The economic environment is a complex network of international, domestic and regional influences and dependencies that shape the market potential facing companies. Company performance itself will depend critically on the quality of preparation and decision making is brought to bear on this potential. The significance of the economic data is that over time they will indicate major economic developments of direct interest to marketers. Such ‘economy-watching” may enable the vigilant company to respond in time to scenarios such as following:
1.Recession. A downturn in economic activity of variable intensity. Usual indicators will be a fall or leveling in GNP, GDP, household income, etc. Rises will be recorded in measures such as stock, unemployment and company bankruptcies.
2.Recovery. The opposite of the above. Marketers in some sectors will benefit from an early upturn in sales. Major upturns in economic activity may result in ‘overheating” with higher costs and prices.
3.Inflation. Rising prices may be associated with buoyant conditions, demand growth and shortages. Economic policies are likely in future to be more directly influenced by multilateral agencies and agreements (UN) and the expansion of common market blocs such as the EC.

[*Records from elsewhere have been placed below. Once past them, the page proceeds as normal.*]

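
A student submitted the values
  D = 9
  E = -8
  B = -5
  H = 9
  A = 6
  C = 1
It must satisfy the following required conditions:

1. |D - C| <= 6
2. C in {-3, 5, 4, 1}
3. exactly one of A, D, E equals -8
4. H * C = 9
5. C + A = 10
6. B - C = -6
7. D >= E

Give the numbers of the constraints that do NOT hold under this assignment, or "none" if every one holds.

Constraints 1 and 5 do not hold.

1. |9 - 1| = 8; 8 > 6, exceeds bound 6 — does not hold.
2. C = 1 is in {-3, 5, 4, 1} — holds.
3. A=6, D=9, E=-8; 1 of them equals -8 — holds.
4. H * C = 9 * 1 = 9 — holds.
5. C + A = 1 + 6 = 7, not 10 — does not hold.
6. B - C = -5 - 1 = -6 — holds.
7. D = 9, E = -8; 9 ≥ -8 — holds.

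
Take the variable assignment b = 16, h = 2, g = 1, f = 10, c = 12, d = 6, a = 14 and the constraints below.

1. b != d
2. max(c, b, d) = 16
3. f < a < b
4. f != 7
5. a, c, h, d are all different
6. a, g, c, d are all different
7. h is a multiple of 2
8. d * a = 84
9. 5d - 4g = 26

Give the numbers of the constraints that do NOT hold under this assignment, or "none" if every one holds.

No violations.

1. b = 16, d = 6; distinct  holds
2. max(12, 16, 6) = 16  holds
3. values 10 < 14 < 16  holds
4. f = 10, and 10 ≠ 7  holds
5. values 14, 12, 2, 6 are pairwise distinct  holds
6. values 14, 1, 12, 6 are pairwise distinct  holds
7. 2 / 2 = 1, so 2 divides 2  holds
8. d * a = 6 * 14 = 84  holds
9. 5d - 4g = 5(6) - 4(1) = 26  holds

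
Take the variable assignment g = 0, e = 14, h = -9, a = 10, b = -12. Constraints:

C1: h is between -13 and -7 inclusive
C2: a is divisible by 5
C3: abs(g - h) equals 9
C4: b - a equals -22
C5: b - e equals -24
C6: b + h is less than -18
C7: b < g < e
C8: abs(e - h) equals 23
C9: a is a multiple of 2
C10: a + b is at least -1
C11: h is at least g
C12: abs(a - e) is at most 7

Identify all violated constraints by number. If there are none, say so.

C1: h = -9 lies in [-13, -7] — satisfied.
C2: 10 / 5 = 2, so 5 divides 10 — satisfied.
C3: abs(0 - (-9)) = 9 — satisfied.
C4: b - a = -12 - 10 = -22 — satisfied.
C5: b - e = -12 - 14 = -26, not -24 — violated.
C6: b + h = -12 + (-9) = -21; -21 < -18 — satisfied.
C7: values -12 < 0 < 14 — satisfied.
C8: abs(14 - (-9)) = 23 — satisfied.
C9: 10 / 2 = 5, so 2 divides 10 — satisfied.
C10: a + b = 10 + (-12) = -2; -2 < -1, bound -1 not met — violated.
C11: h = -9, g = 0; -9 < 0 (want ≥) — violated.
C12: abs(10 - 14) = 4; 4 ≤ 7 — satisfied.

Constraints 5, 10, and 11 do not hold.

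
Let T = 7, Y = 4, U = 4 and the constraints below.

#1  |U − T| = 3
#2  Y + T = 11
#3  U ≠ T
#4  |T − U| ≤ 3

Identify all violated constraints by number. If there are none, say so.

No violations.

#1 |4 − 7| = 3 — satisfied.
#2 Y + T = 4 + 7 = 11 — satisfied.
#3 U = 4, T = 7; distinct — satisfied.
#4 |7 − 4| = 3; 3 ≤ 3 — satisfied.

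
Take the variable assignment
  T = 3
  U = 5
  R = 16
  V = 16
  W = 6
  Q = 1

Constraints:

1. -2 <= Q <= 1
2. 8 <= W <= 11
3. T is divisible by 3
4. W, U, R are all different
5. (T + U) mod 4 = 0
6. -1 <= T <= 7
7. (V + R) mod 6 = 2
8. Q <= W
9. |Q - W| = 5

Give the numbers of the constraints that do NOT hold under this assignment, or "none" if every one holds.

1. Q = 1 lies in [-2, 1] — satisfied.
2. W = 6 is outside [8, 11] — violated.
3. 3 / 3 = 1, so 3 divides 3 — satisfied.
4. values 6, 5, 16 are pairwise distinct — satisfied.
5. T + U = 8; 8 mod 4 = 0 — satisfied.
6. T = 3 lies in [-1, 7] — satisfied.
7. V + R = 32; 32 mod 6 = 2 — satisfied.
8. Q = 1, W = 6; 1 ≤ 6 — satisfied.
9. |1 - 6| = 5 — satisfied.

No — constraint 2 is not satisfied.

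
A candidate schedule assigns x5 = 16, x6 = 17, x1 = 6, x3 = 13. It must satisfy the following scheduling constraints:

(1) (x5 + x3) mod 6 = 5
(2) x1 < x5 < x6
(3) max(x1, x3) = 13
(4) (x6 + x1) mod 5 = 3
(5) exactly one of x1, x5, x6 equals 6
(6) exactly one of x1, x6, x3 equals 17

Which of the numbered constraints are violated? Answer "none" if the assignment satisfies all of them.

None — every constraint holds.

(1) x5 + x3 = 29; 29 mod 6 = 5  ✔
(2) values 6 < 16 < 17  ✔
(3) max(6, 13) = 13  ✔
(4) x6 + x1 = 23; 23 mod 5 = 3  ✔
(5) x1=6, x5=16, x6=17; 1 of them equals 6  ✔
(6) x1=6, x6=17, x3=13; 1 of them equals 17  ✔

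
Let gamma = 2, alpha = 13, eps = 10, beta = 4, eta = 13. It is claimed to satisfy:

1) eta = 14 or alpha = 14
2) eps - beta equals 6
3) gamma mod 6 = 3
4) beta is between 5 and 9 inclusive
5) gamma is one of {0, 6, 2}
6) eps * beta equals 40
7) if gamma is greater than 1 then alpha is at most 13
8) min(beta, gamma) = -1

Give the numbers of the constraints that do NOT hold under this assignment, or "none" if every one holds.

1) eta = 13 ≠ 14 and alpha = 13 ≠ 14; both disjuncts false — does not hold.
2) eps - beta = 10 - 4 = 6 — holds.
3) 2 mod 6 = 2, not 3 — does not hold.
4) beta = 4 is outside [5, 9] — does not hold.
5) gamma = 2 is in {0, 6, 2} — holds.
6) eps * beta = 10 * 4 = 40 — holds.
7) gamma = 2 > 1, so we need alpha ≤ 13; alpha = 13 ≤ 13 — holds.
8) min(4, 2) = 2, not -1 — does not hold.

Constraints 1, 3, 4, 8 do not hold.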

Culture within any society id the complex of elements that reflect the society”s beliefs and values, preferences and behavioral norms. For marketer it is necessary to understand that culture will vary within and between societies, so those cultural norms may vary between countries, regions and culture groups. Factors, which distinguish a society, change very slowly, as they are the products of family upbringing, the education system, national history and political development, religion, etc. Environmental awareness is an interesting reflection of how society-wide concerns have delivered a powerful message to governments and business leaders.

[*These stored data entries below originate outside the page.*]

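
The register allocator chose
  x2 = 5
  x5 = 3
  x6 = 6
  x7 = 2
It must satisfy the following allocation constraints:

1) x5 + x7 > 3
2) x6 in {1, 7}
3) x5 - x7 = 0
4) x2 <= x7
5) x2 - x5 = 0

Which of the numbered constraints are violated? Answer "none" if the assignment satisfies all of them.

1) x5 + x7 = 3 + 2 = 5; 5 > 3 — holds.
2) x6 = 6 is not in {1, 7} — fails.
3) x5 - x7 = 3 - 2 = 1, not 0 — fails.
4) x2 = 5, x7 = 2; 5 > 2 (want ≤) — fails.
5) x2 - x5 = 5 - 3 = 2, not 0 — fails.

Constraints 2, 3, 4, and 5 are violated.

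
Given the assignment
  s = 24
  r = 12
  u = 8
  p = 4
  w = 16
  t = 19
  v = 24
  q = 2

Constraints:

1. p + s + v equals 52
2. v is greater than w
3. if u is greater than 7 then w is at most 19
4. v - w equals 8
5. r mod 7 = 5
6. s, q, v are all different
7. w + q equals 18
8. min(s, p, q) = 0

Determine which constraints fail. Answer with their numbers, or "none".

1. p + s + v = 4 + 24 + 24 = 52 — OK.
2. v = 24, w = 16; 24 > 16 — OK.
3. u = 8 > 7, so we need w ≤ 19; w = 16 ≤ 19 — OK.
4. v - w = 24 - 16 = 8 — OK.
5. 12 mod 7 = 5 — OK.
6. s = v = 24, not all different — violated.
7. w + q = 16 + 2 = 18 — OK.
8. min(24, 4, 2) = 2, not 0 — violated.

Constraints 6, 8 do not hold.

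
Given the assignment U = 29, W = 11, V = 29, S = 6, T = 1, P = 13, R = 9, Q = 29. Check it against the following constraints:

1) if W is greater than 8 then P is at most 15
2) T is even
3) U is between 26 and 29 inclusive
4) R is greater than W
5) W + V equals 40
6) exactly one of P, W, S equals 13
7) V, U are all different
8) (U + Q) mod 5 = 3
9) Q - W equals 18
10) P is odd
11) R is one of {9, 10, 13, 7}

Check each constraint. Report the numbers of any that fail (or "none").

No — constraints 2, 4, and 7 are not satisfied.

1) W = 11 > 8, so we need P ≤ 15; P = 13 ≤ 15 — OK.
2) T = 1 is odd — violated.
3) U = 29 lies in [26, 29] — OK.
4) R = 9, W = 11; 9 ≤ 11 (want >) — violated.
5) W + V = 11 + 29 = 40 — OK.
6) P=13, W=11, S=6; 1 of them equals 13 — OK.
7) V = U = 29, not all different — violated.
8) U + Q = 58; 58 mod 5 = 3 — OK.
9) Q - W = 29 - 11 = 18 — OK.
10) P = 13 is odd — OK.
11) R = 9 is in {9, 10, 13, 7} — OK.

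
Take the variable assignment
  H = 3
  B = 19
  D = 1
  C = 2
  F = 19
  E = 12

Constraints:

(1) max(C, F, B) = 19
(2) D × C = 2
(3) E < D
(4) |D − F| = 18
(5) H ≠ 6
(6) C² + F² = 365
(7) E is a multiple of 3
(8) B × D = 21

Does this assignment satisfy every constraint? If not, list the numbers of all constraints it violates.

(1) max(2, 19, 19) = 19 — holds.
(2) D × C = 1 × 2 = 2 — holds.
(3) E = 12, D = 1; 12 ≥ 1 (want <) — does not hold.
(4) |1 − 19| = 18 — holds.
(5) H = 3, and 3 ≠ 6 — holds.
(6) C² + F² = 2² + 19² = 4 + 361 = 365 — holds.
(7) 12 / 3 = 4, so 3 divides 12 — holds.
(8) B × D = 19 × 1 = 19, not 21 — does not hold.

No — constraints 3 and 8 are not satisfied.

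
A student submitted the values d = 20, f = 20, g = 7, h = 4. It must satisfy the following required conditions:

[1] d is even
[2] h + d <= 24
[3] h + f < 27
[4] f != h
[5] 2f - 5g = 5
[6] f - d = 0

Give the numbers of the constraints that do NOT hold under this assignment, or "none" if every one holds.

The assignment satisfies every constraint.

[1] d = 20 is even — holds.
[2] h + d = 4 + 20 = 24; 24 ≤ 24 — holds.
[3] h + f = 4 + 20 = 24; 24 < 27 — holds.
[4] f = 20, h = 4; distinct — holds.
[5] 2f - 5g = 2(20) - 5(7) = 5 — holds.
[6] f - d = 20 - 20 = 0 — holds.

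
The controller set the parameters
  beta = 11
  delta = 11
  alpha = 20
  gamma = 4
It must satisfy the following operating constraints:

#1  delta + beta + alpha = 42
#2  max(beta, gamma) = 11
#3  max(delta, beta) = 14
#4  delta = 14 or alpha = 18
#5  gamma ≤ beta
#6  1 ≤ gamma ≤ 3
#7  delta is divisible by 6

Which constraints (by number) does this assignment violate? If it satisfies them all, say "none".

Constraints 3, 4, 6, and 7 are violated.

#1 delta + beta + alpha = 11 + 11 + 20 = 42 — satisfied.
#2 max(11, 4) = 11 — satisfied.
#3 max(11, 11) = 11, not 14 — violated.
#4 delta = 11 ≠ 14 and alpha = 20 ≠ 18; both disjuncts false — violated.
#5 gamma = 4, beta = 11; 4 ≤ 11 — satisfied.
#6 gamma = 4 is outside [1, 3] — violated.
#7 11 = 6×1 + 5, so 6 does not divide 11 — violated.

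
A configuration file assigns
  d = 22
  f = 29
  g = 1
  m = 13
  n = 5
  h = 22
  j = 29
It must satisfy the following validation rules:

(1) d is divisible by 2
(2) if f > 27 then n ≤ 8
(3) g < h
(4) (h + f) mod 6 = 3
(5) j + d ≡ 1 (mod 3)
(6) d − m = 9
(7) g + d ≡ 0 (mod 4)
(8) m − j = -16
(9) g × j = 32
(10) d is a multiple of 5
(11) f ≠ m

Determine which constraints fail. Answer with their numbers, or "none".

(1) 22 / 2 = 11, so 2 divides 22  holds
(2) f = 29 > 27, so we need n ≤ 8; n = 5 ≤ 8  holds
(3) g = 1, h = 22; 1 < 22  holds
(4) h + f = 51; 51 mod 6 = 3  holds
(5) j + d = 51; 51 mod 3 = 0, not 1  fails
(6) d − m = 22 − 13 = 9  holds
(7) g + d = 23; 23 mod 4 = 3, not 0  fails
(8) m − j = 13 − 29 = -16  holds
(9) g × j = 1 × 29 = 29, not 32  fails
(10) 22 = 5×4 + 2, so 5 does not divide 22  fails
(11) f = 29, m = 13; distinct  holds

The assignment fails constraints 5, 7, 9, and 10.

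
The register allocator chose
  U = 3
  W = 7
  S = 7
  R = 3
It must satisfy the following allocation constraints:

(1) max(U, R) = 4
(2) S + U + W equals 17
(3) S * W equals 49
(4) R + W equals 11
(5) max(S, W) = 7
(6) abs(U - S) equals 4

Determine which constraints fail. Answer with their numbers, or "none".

The assignment fails constraints 1 and 4.

(1) max(3, 3) = 3, not 4  fails
(2) S + U + W = 7 + 3 + 7 = 17  holds
(3) S * W = 7 * 7 = 49  holds
(4) R + W = 3 + 7 = 10, not 11  fails
(5) max(7, 7) = 7  holds
(6) abs(3 - 7) = 4  holds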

Technology is the touchstone of economic progress, a leading source of competitive advantage commercially and an indispensable part of everyday lifestyle for the modern consumer. To illustrate the competitive force wielded by technology, it is worth observing that many manufactures have been affected by technology developments remote from their own field. Major sectors of the metalworking industry were obsolete by the developments of digital electronics. Eg typewriters. Technological developments decrease the price of production. Technologies have also enabled an increase in the variety of products available to customers.
The marketing environment comprises the playing field upon which competitive marketing takes place. Companies need to monitor and decide rational responses to changes in the environment in order to win their colors. There are three types of companies: those who make things happen; those who watch things happen; and those who wonder what happened.

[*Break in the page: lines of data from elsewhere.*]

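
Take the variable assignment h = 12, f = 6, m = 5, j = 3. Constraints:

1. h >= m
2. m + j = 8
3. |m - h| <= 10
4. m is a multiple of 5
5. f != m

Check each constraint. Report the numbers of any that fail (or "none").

1. h = 12, m = 5; 12 ≥ 5  holds
2. m + j = 5 + 3 = 8  holds
3. |5 - 12| = 7; 7 ≤ 10  holds
4. 5 / 5 = 1, so 5 divides 5  holds
5. f = 6, m = 5; distinct  holds

None — every constraint holds.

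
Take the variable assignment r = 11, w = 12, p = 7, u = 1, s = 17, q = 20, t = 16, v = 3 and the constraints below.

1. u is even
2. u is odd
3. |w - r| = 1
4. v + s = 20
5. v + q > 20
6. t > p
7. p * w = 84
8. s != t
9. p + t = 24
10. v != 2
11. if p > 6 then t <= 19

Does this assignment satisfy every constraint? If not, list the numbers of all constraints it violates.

1. u = 1 is odd — violated.
2. u = 1 is odd — satisfied.
3. |12 - 11| = 1 — satisfied.
4. v + s = 3 + 17 = 20 — satisfied.
5. v + q = 3 + 20 = 23; 23 > 20 — satisfied.
6. t = 16, p = 7; 16 > 7 — satisfied.
7. p * w = 7 * 12 = 84 — satisfied.
8. s = 17, t = 16; distinct — satisfied.
9. p + t = 7 + 16 = 23, not 24 — violated.
10. v = 3, and 3 ≠ 2 — satisfied.
11. p = 7 > 6, so we need t ≤ 19; t = 16 ≤ 19 — satisfied.

No — constraints 1, 9 are not satisfied.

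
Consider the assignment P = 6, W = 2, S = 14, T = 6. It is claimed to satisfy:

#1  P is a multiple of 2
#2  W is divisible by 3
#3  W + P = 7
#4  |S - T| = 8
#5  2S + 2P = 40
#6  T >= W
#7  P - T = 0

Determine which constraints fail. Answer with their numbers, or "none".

#1 6 / 2 = 3, so 2 divides 6 — holds.
#2 2 = 3*0 + 2, so 3 does not divide 2 — fails.
#3 W + P = 2 + 6 = 8, not 7 — fails.
#4 |14 - 6| = 8 — holds.
#5 2S + 2P = 2(14) + 2(6) = 40 — holds.
#6 T = 6, W = 2; 6 ≥ 2 — holds.
#7 P - T = 6 - 6 = 0 — holds.

Violated: 2 and 3.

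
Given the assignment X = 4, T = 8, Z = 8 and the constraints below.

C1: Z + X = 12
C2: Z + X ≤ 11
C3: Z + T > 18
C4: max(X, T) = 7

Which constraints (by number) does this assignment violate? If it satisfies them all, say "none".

Constraints 2, 3, 4 are violated.

C1: Z + X = 8 + 4 = 12  holds
C2: Z + X = 8 + 4 = 12; 12 > 11, bound 11 not met  fails
C3: Z + T = 8 + 8 = 16; 16 ≤ 18, bound 18 not met  fails
C4: max(4, 8) = 8, not 7  fails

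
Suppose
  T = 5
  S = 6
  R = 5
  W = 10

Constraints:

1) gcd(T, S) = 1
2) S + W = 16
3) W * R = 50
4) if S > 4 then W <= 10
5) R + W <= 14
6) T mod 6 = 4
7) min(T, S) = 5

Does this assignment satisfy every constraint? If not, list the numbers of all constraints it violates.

1) gcd(5, 6) = 1  true
2) S + W = 6 + 10 = 16  true
3) W * R = 10 * 5 = 50  true
4) S = 6 > 4, so we need W ≤ 10; W = 10 ≤ 10  true
5) R + W = 5 + 10 = 15; 15 > 14, bound 14 not met  false
6) 5 mod 6 = 5, not 4  false
7) min(5, 6) = 5  true

The assignment fails constraints 5 and 6.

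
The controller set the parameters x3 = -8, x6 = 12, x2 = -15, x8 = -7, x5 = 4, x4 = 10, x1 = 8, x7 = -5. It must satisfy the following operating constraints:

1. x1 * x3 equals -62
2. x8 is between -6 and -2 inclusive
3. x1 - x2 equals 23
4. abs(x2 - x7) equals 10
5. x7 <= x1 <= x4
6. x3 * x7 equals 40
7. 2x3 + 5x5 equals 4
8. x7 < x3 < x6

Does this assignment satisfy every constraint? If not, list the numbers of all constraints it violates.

1. x1 * x3 = 8 * (-8) = -64, not -62 — violated.
2. x8 = -7 is outside [-6, -2] — violated.
3. x1 - x2 = 8 - (-15) = 23 — satisfied.
4. abs(-15 - (-5)) = 10 — satisfied.
5. values -5 <= 8 <= 10 — satisfied.
6. x3 * x7 = -8 * (-5) = 40 — satisfied.
7. 2x3 + 5x5 = 2(-8) + 5(4) = 4 — satisfied.
8. values -5, -8, 12; x7 = -5 is not < x3 = -8 — violated.

No — constraints 1, 2, and 8 are not satisfied.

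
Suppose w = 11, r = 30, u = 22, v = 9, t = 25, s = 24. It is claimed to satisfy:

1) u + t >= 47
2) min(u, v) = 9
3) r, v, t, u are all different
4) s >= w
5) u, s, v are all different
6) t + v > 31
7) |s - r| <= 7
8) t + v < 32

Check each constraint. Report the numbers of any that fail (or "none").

Constraint 8 does not hold.

1) u + t = 22 + 25 = 47; 47 ≥ 47  yes
2) min(22, 9) = 9  yes
3) values 30, 9, 25, 22 are pairwise distinct  yes
4) s = 24, w = 11; 24 ≥ 11  yes
5) values 22, 24, 9 are pairwise distinct  yes
6) t + v = 25 + 9 = 34; 34 > 31  yes
7) |24 - 30| = 6; 6 ≤ 7  yes
8) t + v = 25 + 9 = 34; 34 ≥ 32, bound 32 not met  no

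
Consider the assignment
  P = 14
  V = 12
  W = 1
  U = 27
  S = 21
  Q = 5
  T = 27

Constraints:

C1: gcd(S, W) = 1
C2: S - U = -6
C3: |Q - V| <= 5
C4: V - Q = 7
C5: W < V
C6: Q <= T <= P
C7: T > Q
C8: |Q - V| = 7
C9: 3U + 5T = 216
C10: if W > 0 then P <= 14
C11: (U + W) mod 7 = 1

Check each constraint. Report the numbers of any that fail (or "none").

C1: gcd(21, 1) = 1 — OK.
C2: S - U = 21 - 27 = -6 — OK.
C3: |5 - 12| = 7; 7 > 5, exceeds bound 5 — violated.
C4: V - Q = 12 - 5 = 7 — OK.
C5: W = 1, V = 12; 1 < 12 — OK.
C6: values 5, 27, 14; T = 27 is not <= P = 14 — violated.
C7: T = 27, Q = 5; 27 > 5 — OK.
C8: |5 - 12| = 7 — OK.
C9: 3U + 5T = 3(27) + 5(27) = 216 — OK.
C10: W = 1 > 0, so we need P ≤ 14; P = 14 ≤ 14 — OK.
C11: U + W = 28; 28 mod 7 = 0, not 1 — violated.

Violated: 3, 6, and 11.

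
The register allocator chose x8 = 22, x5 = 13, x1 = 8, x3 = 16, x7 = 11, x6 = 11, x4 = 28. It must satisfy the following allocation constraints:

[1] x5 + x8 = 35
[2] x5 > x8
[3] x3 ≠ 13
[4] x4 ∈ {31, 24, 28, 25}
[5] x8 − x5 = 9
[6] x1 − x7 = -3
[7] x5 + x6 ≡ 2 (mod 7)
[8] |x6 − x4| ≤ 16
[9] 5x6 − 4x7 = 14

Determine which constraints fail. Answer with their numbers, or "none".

[1] x5 + x8 = 13 + 22 = 35 — satisfied.
[2] x5 = 13, x8 = 22; 13 ≤ 22 (want >) — violated.
[3] x3 = 16, and 16 ≠ 13 — satisfied.
[4] x4 = 28 is in {31, 24, 28, 25} — satisfied.
[5] x8 − x5 = 22 − 13 = 9 — satisfied.
[6] x1 − x7 = 8 − 11 = -3 — satisfied.
[7] x5 + x6 = 24; 24 mod 7 = 3, not 2 — violated.
[8] |11 − 28| = 17; 17 > 16, exceeds bound 16 — violated.
[9] 5x6 − 4x7 = 5(11) − 4(11) = 11, not 14 — violated.

Constraints 2, 7, 8, and 9 do not hold.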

Lecture 3: Markets and Market Segmentation.
1.A market is an aggregate of people who as individuals or organizations have needs for products in a particular product class and who have the ability, willingness and the authority to pay.
– Consumer – where purchasing is done by private or group of individuals.
– Industrial – products and services are bought for one of 3 specific uses: 1- resale, 2- producing other products, 3- products used in general eg administration, computers.
3.Differentiated markets. – Consumer needs are not the same: – homogenous, differentiated. Undifferentiated market – all needs are the same
4.Criteria for effective segmentation – measurable, – economically variable.
Geographic – geographic position on the globe.
Demographic – basis for the collection of many government statistics and the standard system used by the media industry. Includes age, sex, family cycle, and socioeconomic segmentation.